Wednesday, 30 April 2014

Beers Of London Series 75. London Fields Brewery - Bootlegger Series: Double IPA

Beers Of London Series
75. London Fields Brewery -
Bootlegger Series: Double IPA 7.2%

Even though I've reviewed London Fields Brewery beers before, I've picked up a couple of beers from them recently that I'm not only anxious to drink, but I think are noteworthy enough to write about.

The Double IPA is the sixth beer in London Fields Bootlegger Series, focussing on alternative styles, high abvs and alternative ingredients. There were three released last year, an oak-aged Weizen Doppel Bock, a Pumpkin Ale and an American Black Ale, which have been followed up with a Chocolate Porter, a Marzen and the Double IPA in February, March and April this year respectively. The additional fact that this bottle was only delivered to Sourced Market last Thursday and that I'm keen to review it as fresh as possible is another albeit understandable reason for this post.

As I want to get on and drink this beer I shall only inform you that it's brewed using Chico Ale Yeast (also known more formally as Wyeast 1056) and huge quantities of Amarillo, Chinook and Simcoe hops before I open it up. I hope you're ok with that? Good, shall we begin.

It pours a murky orange brown, it has had plenty of time to settle and it was poured carefully so I'm assuming that is its natural state - which I don't mind one bit, and throws a good off-white head that quickly fades to top the beer nicely. The aroma screams pine and orange peel at you from the outset, but there's also mango in there and more than a pinch of white pepper mixed up with some fresh green spring onion and a few leaves of lemon balm.
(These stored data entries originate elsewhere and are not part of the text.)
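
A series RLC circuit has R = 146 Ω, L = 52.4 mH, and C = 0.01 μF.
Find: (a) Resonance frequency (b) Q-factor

Step 1 — Resonance condition Im(Z)=0 gives ω₀ = 1/√(LC).
Step 2 — ω₀ = 1/√(0.0524·1e-08) = 4.369e+04 rad/s.
Step 3 — f₀ = ω₀/(2π) = 6953 Hz.
Step 4 — Series Q: Q = ω₀L/R = 4.369e+04·0.0524/146 = 15.68.

(a) f₀ = 6953 Hz  (b) Q = 15.68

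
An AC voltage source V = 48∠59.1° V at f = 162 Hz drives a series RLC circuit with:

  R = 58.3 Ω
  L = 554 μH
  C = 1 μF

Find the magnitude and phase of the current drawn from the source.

Step 1 — Angular frequency: ω = 2π·f = 2π·162 = 1018 rad/s.
Step 2 — Component impedances:
  R: Z = R = 58.3 Ω
  L: Z = jωL = j·1018·0.000554 = 0 + j0.5639 Ω
  C: Z = 1/(jωC) = -j/(ω·C) = 0 - j982.4 Ω
Step 3 — Series combination: Z_total = R + L + C = 58.3 - j981.9 Ω = 983.6∠-86.6° Ω.
Step 4 — Source phasor: V = 48∠59.1° V = 24.65 + j41.19 V.
Step 5 — Ohm's law: I = V / Z_total = (24.65 + j41.19) / (58.3 - j981.9) = -0.04031 + j0.0275 A.
Step 6 — Convert to polar: |I| = 0.0488 A, ∠I = 145.7°.

I = 0.0488∠145.7° A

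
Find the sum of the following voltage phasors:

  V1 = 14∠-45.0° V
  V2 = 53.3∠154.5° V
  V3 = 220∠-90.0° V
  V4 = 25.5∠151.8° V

Step 1 — Convert each phasor to rectangular form:
  V1 = 14·(cos(-45.0°) + j·sin(-45.0°)) = 9.899 - j9.899 V
  V2 = 53.3·(cos(154.5°) + j·sin(154.5°)) = -48.11 + j22.95 V
  V3 = 220·(cos(-90.0°) + j·sin(-90.0°)) = 0 - j220 V
  V4 = 25.5·(cos(151.8°) + j·sin(151.8°)) = -22.47 + j12.05 V
Step 2 — Sum components: V_total = -60.68 - j194.9 V.
Step 3 — Convert to polar: |V_total| = 204.1 V, ∠V_total = -107.3°.

V_total = 204.1∠-107.3° V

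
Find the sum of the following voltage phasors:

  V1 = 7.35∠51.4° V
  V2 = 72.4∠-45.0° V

Step 1 — Convert each phasor to rectangular form:
  V1 = 7.35·(cos(51.4°) + j·sin(51.4°)) = 4.586 + j5.744 V
  V2 = 72.4·(cos(-45.0°) + j·sin(-45.0°)) = 51.19 - j51.19 V
Step 2 — Sum components: V_total = 55.78 - j45.45 V.
Step 3 — Convert to polar: |V_total| = 71.95 V, ∠V_total = -39.2°.

V_total = 71.95∠-39.2° V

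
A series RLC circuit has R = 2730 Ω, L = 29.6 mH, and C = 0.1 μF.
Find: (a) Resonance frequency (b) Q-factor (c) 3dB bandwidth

Step 1 — Resonance: ω₀ = 1/√(LC) = 1/√(0.0296·1e-07) = 1.838e+04 rad/s.
Step 2 — f₀ = ω₀/(2π) = 2925 Hz.
Step 3 — Series Q: Q = ω₀L/R = 1.838e+04·0.0296/2730 = 0.1993.
Step 4 — Bandwidth: Δω = ω₀/Q = 9.223e+04 rad/s; BW = Δω/(2π) = 1.468e+04 Hz.

(a) f₀ = 2925 Hz  (b) Q = 0.1993  (c) BW = 1.468e+04 Hz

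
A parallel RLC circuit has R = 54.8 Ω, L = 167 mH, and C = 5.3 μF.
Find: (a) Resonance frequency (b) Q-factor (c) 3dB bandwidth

Step 1 — Resonance: ω₀ = 1/√(LC) = 1/√(0.167·5.3e-06) = 1063 rad/s.
Step 2 — f₀ = ω₀/(2π) = 169.2 Hz.
Step 3 — Parallel Q: Q = R/(ω₀L) = 54.8/(1063·0.167) = 0.3087.
Step 4 — Bandwidth: Δω = ω₀/Q = 3443 rad/s; BW = Δω/(2π) = 548 Hz.

(a) f₀ = 169.2 Hz  (b) Q = 0.3087  (c) BW = 548 Hz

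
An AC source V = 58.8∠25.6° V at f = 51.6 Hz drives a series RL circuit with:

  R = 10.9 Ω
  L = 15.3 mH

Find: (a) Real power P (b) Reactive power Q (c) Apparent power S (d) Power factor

Step 1 — Angular frequency: ω = 2π·f = 2π·51.6 = 324.2 rad/s.
Step 2 — Component impedances:
  R: Z = R = 10.9 Ω
  L: Z = jωL = j·324.2·0.0153 = 0 + j4.96 Ω
Step 3 — Series combination: Z_total = R + L = 10.9 + j4.96 Ω = 11.98∠24.5° Ω.
Step 4 — Source phasor: V = 58.8∠25.6° V = 53.03 + j25.41 V.
Step 5 — Current: I = V / Z = 4.909 + j0.09686 A = 4.91∠1.1° A.
Step 6 — Complex power: S = V·I* = 262.8 + j119.6 VA.
Step 7 — Real power: P = Re(S) = 262.8 W.
Step 8 — Reactive power: Q = Im(S) = 119.6 VAR.
Step 9 — Apparent power: |S| = 288.7 VA.
Step 10 — Power factor: PF = P/|S| = 0.9102 (lagging).

(a) P = 262.8 W  (b) Q = 119.6 VAR  (c) S = 288.7 VA  (d) PF = 0.9102 (lagging)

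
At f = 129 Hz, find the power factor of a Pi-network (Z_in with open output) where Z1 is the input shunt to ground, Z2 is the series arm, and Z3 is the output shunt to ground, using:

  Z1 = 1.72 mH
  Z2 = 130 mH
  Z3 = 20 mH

Step 1 — Angular frequency: ω = 2π·f = 2π·129 = 810.5 rad/s.
Step 2 — Component impedances:
  Z1: Z = jωL = j·810.5·0.00172 = 0 + j1.394 Ω
  Z2: Z = jωL = j·810.5·0.13 = 0 + j105.4 Ω
  Z3: Z = jωL = j·810.5·0.02 = 0 + j16.21 Ω
Step 3 — With open output, the series arm Z2 and the output shunt Z3 appear in series to ground: Z2 + Z3 = 0 + j121.6 Ω.
Step 4 — Parallel with input shunt Z1: Z_in = Z1 || (Z2 + Z3) = 0 + j1.378 Ω = 1.378∠90.0° Ω.
Step 5 — Power factor: PF = cos(φ) = Re(Z)/|Z| = -0/1.378 = -0.
Step 6 — Type: Im(Z) = 1.378 ⇒ lagging (phase φ = 90.0°).

PF = -0 (lagging, φ = 90.0°)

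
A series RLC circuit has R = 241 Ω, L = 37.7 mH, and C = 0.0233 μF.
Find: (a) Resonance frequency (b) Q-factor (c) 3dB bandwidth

Step 1 — Resonance condition Im(Z)=0 gives ω₀ = 1/√(LC).
Step 2 — ω₀ = 1/√(0.0377·2.33e-08) = 3.374e+04 rad/s.
Step 3 — f₀ = ω₀/(2π) = 5370 Hz.
Step 4 — Series Q: Q = ω₀L/R = 3.374e+04·0.0377/241 = 5.278.
Step 5 — 3dB bandwidth: Δω = ω₀/Q = 6393 rad/s; BW = Δω/(2π) = 1017 Hz.

(a) f₀ = 5370 Hz  (b) Q = 5.278  (c) BW = 1017 Hz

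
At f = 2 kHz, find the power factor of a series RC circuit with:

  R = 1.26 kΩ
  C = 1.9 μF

Step 1 — Angular frequency: ω = 2π·f = 2π·2000 = 1.257e+04 rad/s.
Step 2 — Component impedances:
  R: Z = R = 1260 Ω
  C: Z = 1/(jωC) = -j/(ω·C) = 0 - j41.88 Ω
Step 3 — Series combination: Z_total = R + C = 1260 - j41.88 Ω = 1261∠-1.9° Ω.
Step 4 — Power factor: PF = cos(φ) = Re(Z)/|Z| = 1260/1260.7 = 0.9994.
Step 5 — Type: Im(Z) = -41.88 ⇒ leading (phase φ = -1.9°).

PF = 0.9994 (leading, φ = -1.9°)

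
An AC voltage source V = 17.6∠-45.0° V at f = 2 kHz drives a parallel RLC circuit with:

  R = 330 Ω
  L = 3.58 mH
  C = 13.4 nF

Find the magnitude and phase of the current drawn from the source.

Step 1 — Angular frequency: ω = 2π·f = 2π·2000 = 1.257e+04 rad/s.
Step 2 — Component impedances:
  R: Z = R = 330 Ω
  L: Z = jωL = j·1.257e+04·0.00358 = 0 + j44.99 Ω
  C: Z = 1/(jωC) = -j/(ω·C) = 0 - j5939 Ω
Step 3 — Parallel combination: 1/Z_total = 1/R + 1/L + 1/C; Z_total = 6.112 + j44.49 Ω = 44.91∠82.2° Ω.
Step 4 — Source phasor: V = 17.6∠-45.0° V = 12.45 - j12.45 V.
Step 5 — Ohm's law: I = V / Z_total = (12.45 - j12.45) / (6.112 + j44.49) = -0.2368 - j0.3123 A.
Step 6 — Convert to polar: |I| = 0.3919 A, ∠I = -127.2°.

I = 0.3919∠-127.2° A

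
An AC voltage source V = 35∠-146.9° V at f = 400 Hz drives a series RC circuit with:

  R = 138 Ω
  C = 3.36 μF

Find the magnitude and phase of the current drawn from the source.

Step 1 — Angular frequency: ω = 2π·f = 2π·400 = 2513 rad/s.
Step 2 — Component impedances:
  R: Z = R = 138 Ω
  C: Z = 1/(jωC) = -j/(ω·C) = 0 - j118.4 Ω
Step 3 — Series combination: Z_total = R + C = 138 - j118.4 Ω = 181.8∠-40.6° Ω.
Step 4 — Source phasor: V = 35∠-146.9° V = -29.32 - j19.11 V.
Step 5 — Ohm's law: I = V / Z_total = (-29.32 - j19.11) / (138 - j118.4) = -0.05391 - j0.1848 A.
Step 6 — Convert to polar: |I| = 0.1925 A, ∠I = -106.3°.

I = 0.1925∠-106.3° A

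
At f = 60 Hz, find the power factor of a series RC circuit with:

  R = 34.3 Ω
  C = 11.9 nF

Step 1 — Angular frequency: ω = 2π·f = 2π·60 = 377 rad/s.
Step 2 — Component impedances:
  R: Z = R = 34.3 Ω
  C: Z = 1/(jωC) = -j/(ω·C) = 0 - j2.229e+05 Ω
Step 3 — Series combination: Z_total = R + C = 34.3 - j2.229e+05 Ω = 2.229e+05∠-90.0° Ω.
Step 4 — Power factor: PF = cos(φ) = Re(Z)/|Z| = 34.3/2.229e+05 = 0.0001539.
Step 5 — Type: Im(Z) = -2.229e+05 ⇒ leading (phase φ = -90.0°).

PF = 0.0001539 (leading, φ = -90.0°)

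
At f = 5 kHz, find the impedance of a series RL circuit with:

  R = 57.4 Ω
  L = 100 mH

Step 1 — Angular frequency: ω = 2π·f = 2π·5000 = 3.142e+04 rad/s.
Step 2 — Component impedances:
  R: Z = R = 57.4 Ω
  L: Z = jωL = j·3.142e+04·0.1 = 0 + j3142 Ω
Step 3 — Series combination: Z_total = R + L = 57.4 + j3142 Ω = 3142∠89.0° Ω.

Z = 57.4 + j3142 Ω = 3142∠89.0° Ω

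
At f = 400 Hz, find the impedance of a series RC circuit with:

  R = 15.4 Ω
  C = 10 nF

Step 1 — Angular frequency: ω = 2π·f = 2π·400 = 2513 rad/s.
Step 2 — Component impedances:
  R: Z = R = 15.4 Ω
  C: Z = 1/(jωC) = -j/(ω·C) = 0 - j3.979e+04 Ω
Step 3 — Series combination: Z_total = R + C = 15.4 - j3.979e+04 Ω = 3.979e+04∠-90.0° Ω.

Z = 15.4 - j3.979e+04 Ω = 3.979e+04∠-90.0° Ω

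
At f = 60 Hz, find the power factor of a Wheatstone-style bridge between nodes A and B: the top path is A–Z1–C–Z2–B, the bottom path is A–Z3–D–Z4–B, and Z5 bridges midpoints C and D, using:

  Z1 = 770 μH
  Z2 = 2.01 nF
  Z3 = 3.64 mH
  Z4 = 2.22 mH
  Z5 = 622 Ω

Step 1 — Angular frequency: ω = 2π·f = 2π·60 = 377 rad/s.
Step 2 — Component impedances:
  Z1: Z = jωL = j·377·0.00077 = 0 + j0.2903 Ω
  Z2: Z = 1/(jωC) = -j/(ω·C) = 0 - j1.32e+06 Ω
  Z3: Z = jωL = j·377·0.00364 = 0 + j1.372 Ω
  Z4: Z = jωL = j·377·0.00222 = 0 + j0.8369 Ω
  Z5: Z = R = 622 Ω
Step 3 — Bridge requires nodal analysis (the Z5 bridge couples midpoints C and D, so the two paths cannot be reduced to a simple series/parallel combination). Setting node B to ground and injecting 1 A at node A, the 3-node admittance system at A, C, D solves to V_A = Z_AB = 0.003027 + j2.209 Ω = 2.209∠89.9° Ω.
Step 4 — Power factor: PF = cos(φ) = Re(Z)/|Z| = 0.003027/2.209 = 0.00137.
Step 5 — Type: Im(Z) = 2.209 ⇒ lagging (phase φ = 89.9°).

PF = 0.00137 (lagging, φ = 89.9°)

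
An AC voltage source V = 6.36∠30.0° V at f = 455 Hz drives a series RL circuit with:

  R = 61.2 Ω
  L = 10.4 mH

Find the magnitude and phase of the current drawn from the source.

Step 1 — Angular frequency: ω = 2π·f = 2π·455 = 2859 rad/s.
Step 2 — Component impedances:
  R: Z = R = 61.2 Ω
  L: Z = jωL = j·2859·0.0104 = 0 + j29.73 Ω
Step 3 — Series combination: Z_total = R + L = 61.2 + j29.73 Ω = 68.04∠25.9° Ω.
Step 4 — Source phasor: V = 6.36∠30.0° V = 5.508 + j3.18 V.
Step 5 — Ohm's law: I = V / Z_total = (5.508 + j3.18) / (61.2 + j29.73) = 0.09324 + j0.006665 A.
Step 6 — Convert to polar: |I| = 0.09347 A, ∠I = 4.1°.

I = 0.09347∠4.1° A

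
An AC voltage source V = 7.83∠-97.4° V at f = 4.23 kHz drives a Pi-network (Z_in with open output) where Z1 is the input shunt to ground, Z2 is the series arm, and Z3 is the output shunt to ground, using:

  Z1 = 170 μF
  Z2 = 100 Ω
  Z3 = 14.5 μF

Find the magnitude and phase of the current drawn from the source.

Step 1 — Angular frequency: ω = 2π·f = 2π·4230 = 2.658e+04 rad/s.
Step 2 — Component impedances:
  Z1: Z = 1/(jωC) = -j/(ω·C) = 0 - j0.2213 Ω
  Z2: Z = R = 100 Ω
  Z3: Z = 1/(jωC) = -j/(ω·C) = 0 - j2.595 Ω
Step 3 — With open output, the series arm Z2 and the output shunt Z3 appear in series to ground: Z2 + Z3 = 100 - j2.595 Ω.
Step 4 — Parallel with input shunt Z1: Z_in = Z1 || (Z2 + Z3) = 0.0004895 - j0.2213 Ω = 0.2213∠-89.9° Ω.
Step 5 — Source phasor: V = 7.83∠-97.4° V = -1.008 - j7.765 V.
Step 6 — Ohm's law: I = V / Z_total = (-1.008 - j7.765) / (0.0004895 - j0.2213) = 35.08 - j4.634 A.
Step 7 — Convert to polar: |I| = 35.38 A, ∠I = -7.5°.

I = 35.38∠-7.5° A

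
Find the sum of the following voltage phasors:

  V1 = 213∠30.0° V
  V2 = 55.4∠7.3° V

Step 1 — Convert each phasor to rectangular form:
  V1 = 213·(cos(30.0°) + j·sin(30.0°)) = 184.5 + j106.5 V
  V2 = 55.4·(cos(7.3°) + j·sin(7.3°)) = 54.95 + j7.039 V
Step 2 — Sum components: V_total = 239.4 + j113.5 V.
Step 3 — Convert to polar: |V_total| = 265 V, ∠V_total = 25.4°.

V_total = 265∠25.4° V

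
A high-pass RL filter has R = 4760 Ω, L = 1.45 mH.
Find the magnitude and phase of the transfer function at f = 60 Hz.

Step 1 — Angular frequency: ω = 2π·60 = 377 rad/s.
Step 2 — Transfer function: H(jω) = jωL/(R + jωL).
Step 3 — Numerator jωL = j·0.5466; denominator R + jωL = 4760 + j0.5466.
Step 4 — H = 1.319e-08 + j0.0001148.
Step 5 — Magnitude: |H| = 0.0001148 (-78.8 dB); phase: φ = 90.0°.

|H| = 0.0001148 (-78.8 dB), φ = 90.0°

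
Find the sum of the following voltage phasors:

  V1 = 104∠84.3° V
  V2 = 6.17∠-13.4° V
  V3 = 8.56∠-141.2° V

Step 1 — Convert each phasor to rectangular form:
  V1 = 104·(cos(84.3°) + j·sin(84.3°)) = 10.33 + j103.5 V
  V2 = 6.17·(cos(-13.4°) + j·sin(-13.4°)) = 6.002 - j1.43 V
  V3 = 8.56·(cos(-141.2°) + j·sin(-141.2°)) = -6.671 - j5.364 V
Step 2 — Sum components: V_total = 9.66 + j96.69 V.
Step 3 — Convert to polar: |V_total| = 97.17 V, ∠V_total = 84.3°.

V_total = 97.17∠84.3° V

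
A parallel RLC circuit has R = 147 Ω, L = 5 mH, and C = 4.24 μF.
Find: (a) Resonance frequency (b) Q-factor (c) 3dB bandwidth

Step 1 — Resonance: ω₀ = 1/√(LC) = 1/√(0.005·4.24e-06) = 6868 rad/s.
Step 2 — f₀ = ω₀/(2π) = 1093 Hz.
Step 3 — Parallel Q: Q = R/(ω₀L) = 147/(6868·0.005) = 4.281.
Step 4 — Bandwidth: Δω = ω₀/Q = 1604 rad/s; BW = Δω/(2π) = 255.4 Hz.

(a) f₀ = 1093 Hz  (b) Q = 4.281  (c) BW = 255.4 Hz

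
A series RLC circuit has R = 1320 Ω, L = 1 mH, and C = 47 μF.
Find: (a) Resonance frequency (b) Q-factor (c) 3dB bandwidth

Step 1 — Resonance: ω₀ = 1/√(LC) = 1/√(0.001·4.7e-05) = 4613 rad/s.
Step 2 — f₀ = ω₀/(2π) = 734.1 Hz.
Step 3 — Series Q: Q = ω₀L/R = 4613·0.001/1320 = 0.003494.
Step 4 — Bandwidth: Δω = ω₀/Q = 1.32e+06 rad/s; BW = Δω/(2π) = 2.101e+05 Hz.

(a) f₀ = 734.1 Hz  (b) Q = 0.003494  (c) BW = 2.101e+05 Hz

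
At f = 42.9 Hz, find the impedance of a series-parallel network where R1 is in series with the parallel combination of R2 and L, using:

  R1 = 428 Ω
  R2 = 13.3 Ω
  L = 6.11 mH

Step 1 — Angular frequency: ω = 2π·f = 2π·42.9 = 269.5 rad/s.
Step 2 — Component impedances:
  R1: Z = R = 428 Ω
  R2: Z = R = 13.3 Ω
  L: Z = jωL = j·269.5·0.00611 = 0 + j1.647 Ω
Step 3 — Parallel branch: R2 || L = 1/(1/R2 + 1/L) = 0.2009 + j1.622 Ω.
Step 4 — Series with R1: Z_total = R1 + (R2 || L) = 428.2 + j1.622 Ω = 428.2∠0.2° Ω.

Z = 428.2 + j1.622 Ω = 428.2∠0.2° Ω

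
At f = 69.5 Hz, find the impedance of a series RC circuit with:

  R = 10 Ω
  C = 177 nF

Step 1 — Angular frequency: ω = 2π·f = 2π·69.5 = 436.7 rad/s.
Step 2 — Component impedances:
  R: Z = R = 10 Ω
  C: Z = 1/(jωC) = -j/(ω·C) = 0 - j1.294e+04 Ω
Step 3 — Series combination: Z_total = R + C = 10 - j1.294e+04 Ω = 1.294e+04∠-90.0° Ω.

Z = 10 - j1.294e+04 Ω = 1.294e+04∠-90.0° Ω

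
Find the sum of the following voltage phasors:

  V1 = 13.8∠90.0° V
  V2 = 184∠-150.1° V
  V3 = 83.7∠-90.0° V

Step 1 — Convert each phasor to rectangular form:
  V1 = 13.8·(cos(90.0°) + j·sin(90.0°)) = 0 + j13.8 V
  V2 = 184·(cos(-150.1°) + j·sin(-150.1°)) = -159.5 - j91.72 V
  V3 = 83.7·(cos(-90.0°) + j·sin(-90.0°)) = 0 - j83.7 V
Step 2 — Sum components: V_total = -159.5 - j161.6 V.
Step 3 — Convert to polar: |V_total| = 227.1 V, ∠V_total = -134.6°.

V_total = 227.1∠-134.6° V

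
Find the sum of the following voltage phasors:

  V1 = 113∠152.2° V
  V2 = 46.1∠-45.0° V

Step 1 — Convert each phasor to rectangular form:
  V1 = 113·(cos(152.2°) + j·sin(152.2°)) = -99.96 + j52.7 V
  V2 = 46.1·(cos(-45.0°) + j·sin(-45.0°)) = 32.6 - j32.6 V
Step 2 — Sum components: V_total = -67.36 + j20.1 V.
Step 3 — Convert to polar: |V_total| = 70.3 V, ∠V_total = 163.4°.

V_total = 70.3∠163.4° V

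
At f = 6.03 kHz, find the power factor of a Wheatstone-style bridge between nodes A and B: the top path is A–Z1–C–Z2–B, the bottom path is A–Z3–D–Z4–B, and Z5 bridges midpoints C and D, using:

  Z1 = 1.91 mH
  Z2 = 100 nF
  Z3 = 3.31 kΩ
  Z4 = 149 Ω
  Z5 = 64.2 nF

Step 1 — Angular frequency: ω = 2π·f = 2π·6030 = 3.789e+04 rad/s.
Step 2 — Component impedances:
  Z1: Z = jωL = j·3.789e+04·0.00191 = 0 + j72.37 Ω
  Z2: Z = 1/(jωC) = -j/(ω·C) = 0 - j263.9 Ω
  Z3: Z = R = 3310 Ω
  Z4: Z = R = 149 Ω
  Z5: Z = 1/(jωC) = -j/(ω·C) = 0 - j411.1 Ω
Step 3 — Bridge requires nodal analysis (the Z5 bridge couples midpoints C and D, so the two paths cannot be reduced to a simple series/parallel combination). Setting node B to ground and injecting 1 A at node A, the 3-node admittance system at A, C, D solves to V_A = Z_AB = 23.37 - j94.75 Ω = 97.59∠-76.1° Ω.
Step 4 — Power factor: PF = cos(φ) = Re(Z)/|Z| = 23.37/97.59 = 0.2395.
Step 5 — Type: Im(Z) = -94.75 ⇒ leading (phase φ = -76.1°).

PF = 0.2395 (leading, φ = -76.1°)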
I could quite happily sit here sniffing this for quite some time to be honest as all these smells roll around just inside the lip of the glass, its really rather lovely. Smooth and quite muted over the tongue, I really expected a beer with this sort of aroma to bite hard with bitterness but instead its slick and rather dignified. A delicious creamy toffee flavour makes way for some sharp citrus, a sticky concentrated orange sauce with some grated grapefruit and lemon peel before this is washed away by some a dainty peach cordial, it's a satisfying rise and fall, not abrupt but gentle and full of taste. The finish dries to leave the sensation left from sucking an orange boiled sweet, perhaps a little barley sugar too, sticky and oily with a sharp spike of bitterness that somehow takes it to a different place, like a summer walk in a damp forest, warm and dank which lasts for a long long time.

If you think that I like this beer you'd be spot on. You might not have gathered it from my admittedly short preamble but I wasn't sure that this beer would deliver on the hyperbole written on the label (you'll have to read it for yourself when you get a bottle to see what I mean) as I'm a natural cynic when it comes to such things. This is however, a balanced and smooth beer, full of flavour without being mouth-puckerinrly headache-inducingly so, and above all it tastes fresh fresh fresh. I love it and if you can get a bottle and drink it soon then I hope you will too. A schizophrenic beast of a brew indeed.